Append-only envelope
Syntax: ENVELOPE NONE
The append-only envelope treats all records as inserts. This is the default envelope, if no envelope is specified.
Upsert envelope
Syntax: ENVELOPE UPSERT
The upsert envelope treats all records as having a key and a value, and supports inserts, updates and deletes within Materialize:
-
If the key does not match a preexisting record, it inserts the record’s key and value.
-
If the key matches a preexisting record and the value is non-null, Materialize updates the existing record with the new value.
-
If the key matches a preexisting record and the value is null, Materialize deletes the record.
Debezium envelope
Syntax: ENVELOPE DEBEZIUM
Materialize provides a dedicated envelope to decode messages produced by Debezium. This envelope treats all records as change events with a diff structure that indicates whether each record should be interpreted as an insert, update or delete within Materialize:
-
If the
before
field is null, the record represents an upstreamcreate
event and Materialize inserts the record’s key and value. -
If the
before
andafter
fields are non-null, the record represents an upstreamupdate
event and Materialize updates the existing record with the new value. -
If the
after
field is null, the record represents an upstreamdelete
event and Materialize deletes the record.

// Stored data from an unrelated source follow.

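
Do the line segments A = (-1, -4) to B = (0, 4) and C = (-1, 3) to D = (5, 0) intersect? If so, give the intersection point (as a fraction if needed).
Yes; intersection at (-3/17, 44/17) (t = 14/17 on AB, s = 7/51 on CD)

Parametrize AB as A + t(B − A) = (-1 + 1 t, -4 + 8 t) and CD as C + s(D − C) = (-1 + 6 s, 3 + -3 s). Solve the linear system for (t, s). Determinant = 51 ≠ 0, so a unique intersection of the containing lines exists. Solution: t = 14/17, s = 7/51 — both in [0, 1], so the segments cross. Intersection point: (-3/17, 44/17).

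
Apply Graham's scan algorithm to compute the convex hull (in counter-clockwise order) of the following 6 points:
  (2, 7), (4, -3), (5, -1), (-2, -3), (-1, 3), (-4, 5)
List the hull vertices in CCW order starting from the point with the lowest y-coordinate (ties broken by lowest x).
Hull (CCW) = [(-2, -3), (4, -3), (5, -1), (2, 7), (-4, 5)]

Graham scan procedure:
  1. Find the pivot p₀ = point with lowest y (tie → lowest x): (-2, -3).
  2. Sort the remaining points by polar angle around p₀.
  3. Walk through sorted points, maintaining a stack; pop the top while the last three entries make a non-left turn (cross product ≤ 0).
  4. Final stack is the convex hull in CCW order: (-2, -3), (4, -3), (5, -1), (2, 7), (-4, 5).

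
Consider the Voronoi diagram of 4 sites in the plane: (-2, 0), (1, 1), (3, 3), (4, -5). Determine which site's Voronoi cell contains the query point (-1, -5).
Nearest site = (4, -5)

The Voronoi cell of site s contains exactly those query points closer to s than to any other site. Compute squared distances from q = (-1, -5) to each site:
  (4 − -1)² + (-5 − -5)² = 25
  (-2 − -1)² + (0 − -5)² = 26
  (1 − -1)² + (1 − -5)² = 40
  (3 − -1)² + (3 − -5)² = 80
Minimum is attained by (4, -5), so q lies in its Voronoi cell.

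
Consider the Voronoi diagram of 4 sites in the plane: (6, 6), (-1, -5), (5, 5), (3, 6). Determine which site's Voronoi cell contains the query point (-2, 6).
Nearest site = (3, 6)

The Voronoi cell of site s contains exactly those query points closer to s than to any other site. Compute squared distances from q = (-2, 6) to each site:
  (3 − -2)² + (6 − 6)² = 25
  (5 − -2)² + (5 − 6)² = 50
  (6 − -2)² + (6 − 6)² = 64
  (-1 − -2)² + (-5 − 6)² = 122
Minimum is attained by (3, 6), so q lies in its Voronoi cell.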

Materialize expects a specific message structure that includes the row data before and after the change event, which is not guaranteed for every Debezium connector. For more details, check the Debezium integration guide.
Truncation
The Debezium envelope does not support upstream truncate
events.
Debezium metadata
The envelope exposes the before
and after
value fields from change events. In the future, we expect to support additional metadata with information about the original context of the events, like source.ts_ms
, source.database
and source.table
.
Duplicate handling
Debezium may produce duplicate records if the connector is interrupted. Materialize makes a best-effort attempt to detect and filter out duplicates.
Best practices
Sizing a source
Some sources are low traffic and require relatively few resources to handle data ingestion, while others are high traffic and require hefty resource allocations. The cluster in which you place a source determines the amount of CPU, memory, and disk available to the source.
It’s a good idea to size up the cluster hosting a source when:
-
You want to increase throughput. Larger sources will typically ingest data faster, as there is more CPU available to read and decode data from the upstream external system.
-
You are using the upsert envelope or Debezium envelope, and your source contains many unique keys. These envelopes maintain state proportional to the number of unique keys in the upstream external system. Larger sizes can store more unique keys.
Sources share the resource allocation of their cluster with all other objects in the cluster. Colocating multiple sources onto the same cluster can be more resource efficient when you have many low-traffic sources that occasionally need some burst capacity.
Privileges
The privileges required to execute this statement are:
CREATE
privileges on the containing schema.CREATE
privileges on the containing cluster if the source is created in an existing cluster.CREATECLUSTER
privileges on the system if the source is not created in an existing cluster.USAGE
privileges on all connections and secrets used in the source definition.USAGE
privileges on the schemas that all connections and secrets in the statement are contained in.